Dès cinq heures, j’étais sur pied. Jules, par faveur spéciale, avait obtenu de m’accompagner. Comme il y a des différences dans les familles! C’était du vif-argent qui coulait dans mes veines, tandis que Jules, depuis qu’il était affranchi de mes mauvais exemples, se montrait l’un des plus sages de l’école. Rodolphe lui-même, le conspirateur Rodolphe, avait perdu son influence.

Chaque samedi, M. Herrenschmidt pendait au cou de Jules la croix d’étain retenue par un ruban rouge, en récompense de sa bonne conduite. Il promettait de faire plus tard un excellent employé du gouvernement, et mon père le voyait déjà l’héritier de sa charge. Cela ne l’empêchait pas d’aimer, lui aussi, la forêt, et il ne se fit pas prier deux fois pour être de la partie.

M. Spitz nous attendait sur le seuil de sa porte, équipé de pied en cap, le parapluie blanc sous le bras, le tamis en bandoulière, la pioche à la ceinture, en véritable uniforme de chasseur d’insectes.

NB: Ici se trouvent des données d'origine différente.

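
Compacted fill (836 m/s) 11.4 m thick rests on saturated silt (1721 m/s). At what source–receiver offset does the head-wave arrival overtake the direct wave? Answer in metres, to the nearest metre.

x_cross = 2h·√((V₂+V₁)/(V₂−V₁)).
(V₂+V₁)/(V₂−V₁) = (1721+836)/(1721−836) = 2.8893; √ = 1.6998.
x_cross = 2·11.4·1.6998 = 38.76 m.

39 m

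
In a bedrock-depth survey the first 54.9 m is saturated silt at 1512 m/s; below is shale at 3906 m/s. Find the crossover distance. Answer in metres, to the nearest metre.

θ_c = arcsin(1512/3906) = 22.77°, so cos θ_c = 0.9220 and tᵢ = 2h cos θ_c/V₁ = 0.0670 s.
At crossover x/V₁ = x/V₂ + tᵢ ⇒ x = tᵢ/(1/V₁ − 1/V₂) = 0.06696/(6.6138e-04 − 2.5602e-04) = 165.18 m.

165 m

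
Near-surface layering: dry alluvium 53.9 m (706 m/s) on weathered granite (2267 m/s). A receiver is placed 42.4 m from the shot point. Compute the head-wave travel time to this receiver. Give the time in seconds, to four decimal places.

θ_c = arcsin(V₁/V₂) = arcsin(706/2267) = 18.15°, cos θ_c = 0.9503.
Intercept time tᵢ = 2h cos θ_c / V₁ = 2·53.9·0.9503/706 = 0.14510 s.
t = x/V₂ + tᵢ = 42.4/2267 + 0.14510 = 0.16380 s.

0.1638 s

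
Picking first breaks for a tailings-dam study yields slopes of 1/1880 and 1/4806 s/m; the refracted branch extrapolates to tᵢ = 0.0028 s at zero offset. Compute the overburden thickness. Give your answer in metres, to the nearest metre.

h = tᵢ·V₁·V₂ / (2·√(V₂²−V₁²)).
√(V₂²−V₁²) = √(4806² − 1880²) = 4423.0 m/s.
h = 0.0028 s × 1880 × 4806 / (2 × 4423.0) = 2.86 m.

3 m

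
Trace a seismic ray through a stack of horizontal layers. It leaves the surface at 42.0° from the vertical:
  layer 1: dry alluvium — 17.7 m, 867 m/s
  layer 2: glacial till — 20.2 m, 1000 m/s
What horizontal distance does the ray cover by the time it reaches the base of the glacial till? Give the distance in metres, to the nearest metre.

Apply Snell's law at each interface; in layer i the horizontal offset is hᵢ·tan θᵢ.
Layer 1: θ = 42.00°; offset = 17.7·tan 42.00° = 15.937 m.
Layer 2: sin θ = 1000·sin 42.0°/867 = 0.7718, θ = 50.51°; offset = 20.2·tan 50.51° = 24.517 m.
Summing the layer offsets gives 40.454 m.

40 m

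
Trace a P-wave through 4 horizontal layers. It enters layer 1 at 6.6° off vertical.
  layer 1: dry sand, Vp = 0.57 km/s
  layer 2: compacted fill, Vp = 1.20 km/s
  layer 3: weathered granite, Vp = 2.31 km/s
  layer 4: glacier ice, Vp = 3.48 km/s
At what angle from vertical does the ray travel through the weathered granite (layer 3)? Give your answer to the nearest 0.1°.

Ray parameter p = sin 6.6° / 0.57 = 2.0164e-01 s/km.
sin θ_3 = p·V_3 = 2.0164e-01 × 2.31 = 0.4658.
θ_3 = 27.76° from the vertical.

27.8°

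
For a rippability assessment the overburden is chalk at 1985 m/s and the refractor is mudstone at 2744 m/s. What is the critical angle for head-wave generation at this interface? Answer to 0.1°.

At critical incidence the refracted ray runs along the interface (θ₂ = 90°), so sin θ_c = V₁/V₂.
θ_c = arcsin(1985/2744) = arcsin 0.7234 = 46.34°.

46.3°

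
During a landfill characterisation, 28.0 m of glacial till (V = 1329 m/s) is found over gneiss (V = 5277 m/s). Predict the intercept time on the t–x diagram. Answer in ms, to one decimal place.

40.8 ms

tᵢ = 2h·√(V₂²−V₁²)/(V₁V₂).
√(V₂²−V₁²) = √(5277²−1329²) = 5106.9 m/s.
tᵢ = 2·28.0·5106.9/(1329·5277) = 0.04078 s.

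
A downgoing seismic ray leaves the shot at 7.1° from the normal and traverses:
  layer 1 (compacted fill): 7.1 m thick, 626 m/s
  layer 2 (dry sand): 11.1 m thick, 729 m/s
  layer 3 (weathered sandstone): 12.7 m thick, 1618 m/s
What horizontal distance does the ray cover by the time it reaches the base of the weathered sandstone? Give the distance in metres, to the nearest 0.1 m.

p = sin θ₁/V₁ = sin 7.1°/626 = 1.9745e-04 s/m is conserved through the stack.
Layer 1: θ = 7.10°; offset = 7.1·tan 7.10° = 0.884 m.
Layer 2: sin θ = p·729 = 0.1439 → θ = 8.28°; offset = 11.1·tan 8.28° = 1.615 m.
Layer 3: sin θ = p·1618 = 0.3195 → θ = 18.63°; offset = 12.7·tan 18.63° = 4.282 m.
Summing the layer offsets gives 6.780 m.

6.8 m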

C’est un plaisir que de marcher dans la montagne quand la terre dure résonne sous le pied, quand le soleil caressant n’a pas encore eu le temps d’incendier la route. Charlotte trottait joyeusement à l’avant-garde.

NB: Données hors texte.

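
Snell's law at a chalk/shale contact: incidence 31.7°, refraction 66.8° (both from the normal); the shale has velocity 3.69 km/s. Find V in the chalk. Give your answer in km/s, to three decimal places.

2.110 km/s

sin 31.7° = 0.5255; sin 66.8° = 0.9191.
V₁ = V₂·(sin θ₁/sin θ₂) = 3.69·(0.5255/0.9191) = 2.110 km/s.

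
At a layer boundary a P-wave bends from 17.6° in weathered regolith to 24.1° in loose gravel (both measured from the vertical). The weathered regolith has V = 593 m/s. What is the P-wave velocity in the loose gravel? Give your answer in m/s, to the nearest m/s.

801 m/s

sin 17.6° = 0.3024; sin 24.1° = 0.4083.
V₂ = V₁·(sin θ₂/sin θ₁) = 593·(0.4083/0.3024) = 800.81 m/s.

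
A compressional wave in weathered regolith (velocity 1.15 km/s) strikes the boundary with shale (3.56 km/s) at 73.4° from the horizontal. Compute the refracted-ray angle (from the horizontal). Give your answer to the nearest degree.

28°

Convert to the normal: θ₁ = 90° − 73.4° = 16.6°.
sin θ₁/V₁ = sin θ₂/V₂ ⇒ sin θ₂ = 3.56·sin 16.6°/1.15 = 3.56·0.2857/1.15 = 0.8844.
θ₂ = arcsin 0.8844 = 62.18° from the normal.
From the interface: 90° − 62.18° = 27.82°.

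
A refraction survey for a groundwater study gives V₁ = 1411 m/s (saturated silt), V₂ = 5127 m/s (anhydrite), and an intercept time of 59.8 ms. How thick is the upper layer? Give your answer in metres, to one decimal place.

43.9 m

θ_c = arcsin(1411/5127) = 15.97°; cos θ_c = 0.9614.
tᵢ = 2h cos θ_c/V₁ ⇒ h = tᵢ·V₁/(2 cos θ_c) = 0.0598·1411/(2·0.9614) = 43.88 m.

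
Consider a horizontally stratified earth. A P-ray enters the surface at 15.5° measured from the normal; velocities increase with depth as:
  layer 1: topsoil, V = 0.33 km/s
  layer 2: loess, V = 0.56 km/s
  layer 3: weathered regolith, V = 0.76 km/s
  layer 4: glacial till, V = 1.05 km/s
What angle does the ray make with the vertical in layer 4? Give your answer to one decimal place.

Ray parameter p = sin 15.5° / 0.33 = 8.0981e-01 s/km.
sin θ_4 = p·V_4 = 8.0981e-01 × 1.05 = 0.8503.
θ_4 = arcsin 0.8503 = 58.24°.

58.2°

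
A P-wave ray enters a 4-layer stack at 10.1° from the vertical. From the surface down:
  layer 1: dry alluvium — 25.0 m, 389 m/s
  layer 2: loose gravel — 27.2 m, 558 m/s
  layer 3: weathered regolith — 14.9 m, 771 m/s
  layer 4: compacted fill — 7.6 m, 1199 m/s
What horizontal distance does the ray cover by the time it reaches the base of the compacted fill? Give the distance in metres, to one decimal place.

21.9 m

Ray parameter p = sin 10.1° / 389 m/s = 4.5081e-04 s/m.
Layer 1: θ = 10.10°; offset = 25.0·tan 10.10° = 4.453 m.
Layer 2: sin θ = p·558 = 0.2516 → θ = 14.57°; offset = 27.2·tan 14.57° = 7.070 m.
Layer 3: sin θ = p·771 = 0.3476 → θ = 20.34°; offset = 14.9·tan 20.34° = 5.523 m.
Layer 4: sin θ = p·1199 = 0.5405 → θ = 32.72°; offset = 7.6·tan 32.72° = 4.883 m.
Summing the layer offsets gives 21.929 m.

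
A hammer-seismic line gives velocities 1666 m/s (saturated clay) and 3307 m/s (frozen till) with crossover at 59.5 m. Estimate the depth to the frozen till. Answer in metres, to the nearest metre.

17 m

x_cross = 2h·√((V₂+V₁)/(V₂−V₁)) → h = x_cross / (2·√((V₂+V₁)/(V₂−V₁))).
√((V₂+V₁)/(V₂−V₁)) = √((3307+1666)/(3307−1666)) = 1.7408.
h = 59.5 / (2·1.7408) = 17.09 m.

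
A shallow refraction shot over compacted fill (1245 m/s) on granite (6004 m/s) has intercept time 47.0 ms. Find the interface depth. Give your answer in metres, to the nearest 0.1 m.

29.9 m

θ_c = arcsin(1245/6004) = 11.97°; cos θ_c = 0.9783.
tᵢ = 2h cos θ_c/V₁ ⇒ h = tᵢ·V₁/(2 cos θ_c) = 0.047·1245/(2·0.9783) = 29.91 m.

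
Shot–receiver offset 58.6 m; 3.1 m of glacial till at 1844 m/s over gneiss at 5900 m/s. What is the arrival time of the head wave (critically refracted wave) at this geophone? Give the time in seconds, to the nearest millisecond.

0.013 s

θ_c = arcsin(V₁/V₂) = arcsin(1844/5900) = 18.21°, cos θ_c = 0.9499.
Intercept time tᵢ = 2h cos θ_c / V₁ = 2·3.1·0.9499/1844 = 0.00319 s.
t = x/V₂ + tᵢ = 58.6/5900 + 0.00319 = 0.01313 s.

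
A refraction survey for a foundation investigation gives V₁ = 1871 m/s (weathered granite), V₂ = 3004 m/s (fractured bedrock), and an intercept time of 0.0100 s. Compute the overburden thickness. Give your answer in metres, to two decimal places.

11.96 m

θ_c = arcsin(1871/3004) = 38.52°; cos θ_c = 0.7824.
tᵢ = 2h cos θ_c/V₁ ⇒ h = tᵢ·V₁/(2 cos θ_c) = 0.01·1871/(2·0.7824) = 11.96 m.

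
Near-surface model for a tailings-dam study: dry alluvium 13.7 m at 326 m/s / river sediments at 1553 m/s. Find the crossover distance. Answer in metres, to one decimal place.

x_cross = 2h·√((V₂+V₁)/(V₂−V₁)).
(V₂+V₁)/(V₂−V₁) = (1553+326)/(1553−326) = 1.5314; √ = 1.2375.
x_cross = 2·13.7·1.2375 = 33.91 m.

33.9 m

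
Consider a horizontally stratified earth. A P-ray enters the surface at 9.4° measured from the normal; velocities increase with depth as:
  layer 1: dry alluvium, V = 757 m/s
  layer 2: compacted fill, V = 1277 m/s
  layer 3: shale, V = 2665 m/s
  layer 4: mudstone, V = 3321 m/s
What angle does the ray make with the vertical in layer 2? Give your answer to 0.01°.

Snell's law across each interface conserves sin θ / V, so sin θ_2 = V_2·sin θ₁/V₁.
sin θ_2 = 1277 × sin 9.4° / 757 = 0.2755.
θ_2 = arcsin 0.2755 = 15.99°.

15.99°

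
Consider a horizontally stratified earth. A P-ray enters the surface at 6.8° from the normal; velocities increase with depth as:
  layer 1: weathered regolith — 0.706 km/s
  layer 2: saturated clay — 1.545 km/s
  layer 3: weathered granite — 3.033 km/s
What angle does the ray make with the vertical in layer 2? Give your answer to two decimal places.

15.02°

Ray parameter p = sin 6.8° / 0.706 = 1.6771e-01 s/km.
sin θ_2 = p·V_2 = 1.6771e-01 × 1.545 = 0.2591.
θ_2 = 15.02° from the vertical.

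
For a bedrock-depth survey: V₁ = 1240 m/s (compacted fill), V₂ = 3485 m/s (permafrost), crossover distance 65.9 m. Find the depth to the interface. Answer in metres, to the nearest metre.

23 m

x_cross = 2h·√((V₂+V₁)/(V₂−V₁)) → h = x_cross / (2·√((V₂+V₁)/(V₂−V₁))).
√((V₂+V₁)/(V₂−V₁)) = √((3485+1240)/(3485−1240)) = 1.4508.
h = 65.9 / (2·1.4508) = 22.71 m.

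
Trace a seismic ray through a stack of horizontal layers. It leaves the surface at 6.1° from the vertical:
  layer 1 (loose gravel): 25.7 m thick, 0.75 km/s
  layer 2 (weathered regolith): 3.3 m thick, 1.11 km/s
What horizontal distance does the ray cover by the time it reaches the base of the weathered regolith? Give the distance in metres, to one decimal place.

Apply Snell's law at each interface; in layer i the horizontal offset is hᵢ·tan θᵢ.
Layer 1: θ = 6.10°; offset = 25.7·tan 6.10° = 2.747 m.
Layer 2: sin θ = 1.11·sin 6.1°/0.75 = 0.1573, θ = 9.05°; offset = 3.3·tan 9.05° = 0.526 m.
Total horizontal offset = 3.272 m.

3.3 m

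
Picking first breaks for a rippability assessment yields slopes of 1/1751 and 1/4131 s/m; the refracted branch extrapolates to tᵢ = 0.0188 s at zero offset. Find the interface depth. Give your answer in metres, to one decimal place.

h = tᵢ·V₁·V₂ / (2·√(V₂²−V₁²)).
√(V₂²−V₁²) = √(4131² − 1751²) = 3741.5 m/s.
h = 0.0188 s × 1751 × 4131 / (2 × 3741.5) = 18.17 m.

18.2 m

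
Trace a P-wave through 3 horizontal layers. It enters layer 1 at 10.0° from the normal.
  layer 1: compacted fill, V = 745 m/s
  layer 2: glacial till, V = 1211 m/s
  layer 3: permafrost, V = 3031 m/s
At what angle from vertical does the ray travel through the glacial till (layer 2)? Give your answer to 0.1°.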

Nous arpentons la vallée dans la direction de Natzviller. Après avoir laissé le village à gauche, nous suivons un chemin de schlitt qui monte le long du torrent de la Serva.

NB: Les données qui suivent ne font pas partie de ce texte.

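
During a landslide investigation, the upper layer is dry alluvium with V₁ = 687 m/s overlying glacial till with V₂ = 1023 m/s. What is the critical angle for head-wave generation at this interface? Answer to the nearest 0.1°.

42.2°

At critical incidence the refracted ray runs along the interface (θ₂ = 90°), so sin θ_c = V₁/V₂.
θ_c = arcsin(687/1023) = arcsin 0.6716 = 42.19°.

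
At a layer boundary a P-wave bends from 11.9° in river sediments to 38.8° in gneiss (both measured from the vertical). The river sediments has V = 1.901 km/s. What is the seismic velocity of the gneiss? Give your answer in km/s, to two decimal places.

Snell's law: sin 11.9°/V₁ = sin 38.8°/V₂.
V₂ = V₁·sin 38.8°/sin 11.9° = 1.901 × 3.0388 = 5.78 km/s.

5.78 km/s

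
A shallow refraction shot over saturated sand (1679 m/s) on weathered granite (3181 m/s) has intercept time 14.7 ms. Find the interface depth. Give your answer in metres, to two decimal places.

θ_c = arcsin(1679/3181) = 31.86°; cos θ_c = 0.8494.
tᵢ = 2h cos θ_c/V₁ ⇒ h = tᵢ·V₁/(2 cos θ_c) = 0.0147·1679/(2·0.8494) = 14.53 m.

14.53 m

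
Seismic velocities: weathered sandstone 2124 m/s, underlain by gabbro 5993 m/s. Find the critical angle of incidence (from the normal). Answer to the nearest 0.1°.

20.8°

Critical incidence: sin θ_c = V₁/V₂ = 2124/5993 = 0.3544.
θ_c = arcsin 0.3544 = 20.76°.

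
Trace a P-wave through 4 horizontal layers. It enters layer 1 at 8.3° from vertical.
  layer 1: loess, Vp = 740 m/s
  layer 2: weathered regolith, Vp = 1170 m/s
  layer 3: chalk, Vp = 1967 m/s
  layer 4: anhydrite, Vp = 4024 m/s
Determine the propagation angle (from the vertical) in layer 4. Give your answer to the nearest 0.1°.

Snell's law across each interface conserves sin θ / V, so sin θ_4 = V_4·sin θ₁/V₁.
sin θ_4 = 4024 × sin 8.3° / 740 = 0.7850.
θ_4 = arcsin 0.7850 = 51.72°.

51.7°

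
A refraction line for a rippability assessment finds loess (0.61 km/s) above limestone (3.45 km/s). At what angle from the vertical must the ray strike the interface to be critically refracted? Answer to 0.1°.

At critical incidence the refracted ray runs along the interface (θ₂ = 90°), so sin θ_c = V₁/V₂.
θ_c = arcsin(0.61/3.45) = arcsin 0.1768 = 10.18°.

10.2°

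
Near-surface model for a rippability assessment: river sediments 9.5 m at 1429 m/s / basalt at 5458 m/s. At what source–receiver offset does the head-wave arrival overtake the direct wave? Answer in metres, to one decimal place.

24.8 m

θ_c = arcsin(1429/5458) = 15.18°, so cos θ_c = 0.9651 and tᵢ = 2h cos θ_c/V₁ = 0.0128 s.
At crossover x/V₁ = x/V₂ + tᵢ ⇒ x = tᵢ/(1/V₁ − 1/V₂) = 0.01283/(6.9979e-04 − 1.8322e-04) = 24.84 m.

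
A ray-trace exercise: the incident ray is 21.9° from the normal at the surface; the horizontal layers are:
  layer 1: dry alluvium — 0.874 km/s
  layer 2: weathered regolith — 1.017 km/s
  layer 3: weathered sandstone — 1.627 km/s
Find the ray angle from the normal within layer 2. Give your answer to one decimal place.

Snell's law across each interface conserves sin θ / V, so sin θ_2 = V_2·sin θ₁/V₁.
sin θ_2 = 1.017 × sin 21.9° / 0.874 = 0.4340.
θ_2 = arcsin 0.4340 = 25.72°.

25.7°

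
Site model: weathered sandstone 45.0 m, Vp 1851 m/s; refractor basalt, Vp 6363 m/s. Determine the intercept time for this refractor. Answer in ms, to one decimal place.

θ_c = arcsin(V₁/V₂) = arcsin(1851/6363) = 16.91°; cos θ_c = 0.9568.
tᵢ = 2h·cos θ_c / V₁ = 2·45.0·0.9568 / 1851 = 0.04652 s.

46.5 ms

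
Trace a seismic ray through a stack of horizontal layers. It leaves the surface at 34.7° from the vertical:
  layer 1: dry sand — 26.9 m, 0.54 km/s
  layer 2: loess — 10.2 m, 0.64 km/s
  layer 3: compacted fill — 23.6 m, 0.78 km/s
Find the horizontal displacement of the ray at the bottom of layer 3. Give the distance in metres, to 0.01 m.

62.05 m

p = sin θ₁/V₁ = sin 34.7°/0.54 = 1.0542e+00 s/km is conserved through the stack.
Layer 1: θ = 34.70°; offset = 26.9·tan 34.70° = 18.6264 m.
Layer 2: sin θ = p·0.64 = 0.6747 → θ = 42.43°; offset = 10.2·tan 42.43° = 9.3240 m.
Layer 3: sin θ = p·0.78 = 0.8223 → θ = 55.31°; offset = 23.6·tan 55.31° = 34.1017 m.
Σ offsets = 62.0522 m.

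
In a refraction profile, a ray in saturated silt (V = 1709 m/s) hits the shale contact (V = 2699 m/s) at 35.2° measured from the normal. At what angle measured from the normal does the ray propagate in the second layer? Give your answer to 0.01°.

sin θ₁/V₁ = sin θ₂/V₂ ⇒ sin θ₂ = 2699·sin 35.2°/1709 = 2699·0.5764/1709 = 0.9104.
θ₂ = arcsin 0.9104 = 65.55° from the normal.

65.55°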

Le site est un des plus pittoresques du pays. Les feuillages verdoyants que dore la lumière blonde se rejoignent en arceaux sur nos têtes et ne laissent apparaître dans leurs trouées que de minces losanges de ciel bleu. L’eau rebondit sur les roches et forme une série de chutes où bouillonne de l’argent liquide, une cascade moins imposante que celles de la forêt Noire ou de la Suisse, mais souriante, babillarde, tout à l’unisson de ce paysage familier.

Le père Josué, qui continue à nous servir de guide, traverse le pont de la cascade et s’engage dans une sorte de temple où les troncs droits des sapins ressemblent à des colonnes gothiques. Il fait presque nuit dans cette partie de la forêt, le sol est semé d’une poussière brune, couleur de tabac d’Espagne, faite de détritus d’aiguilles de sapins desséchées. De distance en distance, cette poussière s’amasse en cônes pareils à des pains de sucre, sur lesquels courent effarées des fourmis rouges et noires.

— Nous sommes arrivés, dit M. Spitz; nous voici en plein pays des fourmis.

Il eut bientôt fait de se débarrasser de son tamis et de sortir de son étui la pioche de main qu’il y avait enfermée.

— Le tamis, reprit-il, ne nous retiendra guère. Vous avez déjà vu l’opération, les enfants. Te souviens-tu, Pierre, de la colère de Charlotte quand la maudite pierre de ton ami Rodolphe est venue bousculer ma besogne?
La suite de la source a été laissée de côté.